Das Rindereintopfrezept von Joanna Gaines, das in ihrem Kochbuch Magnolia Table vorgestellt wird, verspricht eine vom Herbst inspirierte Wohlfühlmahlzeit. Die Realität weicht jedoch von den Erwartungen ab. Dies ist kein schwerer, langsam geschmorter Eintopf; Sie ist leichter, brüheiger und voller Gemüse – Mais, Erbsen, Tomaten, Karotten, Sellerie und Kartoffeln – was sie eher zu einer herzhaften Suppe als zu einem traditionellen Rindfleischeintopf macht.
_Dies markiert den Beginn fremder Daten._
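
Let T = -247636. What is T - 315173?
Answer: -562809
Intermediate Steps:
T - 315173 = -247636 - 315173 = -562809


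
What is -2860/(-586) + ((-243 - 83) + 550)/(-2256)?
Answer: 197528/41313 ≈ 4.7813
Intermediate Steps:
-2860/(-586) + ((-243 - 83) + 550)/(-2256) = -2860*(-1/586) + (-326 + 550)*(-1/2256) = 1430/293 + 224*(-1/2256) = 1430/293 - 14/141 = 197528/41313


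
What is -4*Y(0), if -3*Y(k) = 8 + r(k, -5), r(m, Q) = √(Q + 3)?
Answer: 32/3 + 4*I*√2/3 ≈ 10.667 + 1.8856*I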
Die Rezeptaufschlüsselung:

Der Eintopf beginnt mit dem Anbraten von gewürztem Rindfleisch in Butter und dem anschließenden Anbraten von Zwiebeln, Karotten und Sellerie. Mehl, Knoblauchpulver, Knoblauchsalz, koscheres Salz und Pfeffer werden eingerührt, bevor Rinderbrühe, geröstete Tomaten, Mais und Kartoffeln hinzugefügt werden. 1 Stunde und 15 Minuten köcheln lassen, um das Rindfleisch zart zu machen, am Ende gefrorene Erbsen hinzufügen.

Was Rezensenten sagen:

Viele schätzen die Einfachheit und Familienfreundlichkeit, insbesondere den One-Pot-Ansatz. Häufige Kritikpunkte sind jedoch, dass die Brühe dünner als erwartet ist, übermäßig salzig ist und das Rindfleisch nicht zart genug ist. Mehrere Köche empfehlen Modifikationen, wie z. B. eine Reduzierung des Salzgehalts, eine Verlängerung der Kochzeit oder eine Eindickung der Brühe.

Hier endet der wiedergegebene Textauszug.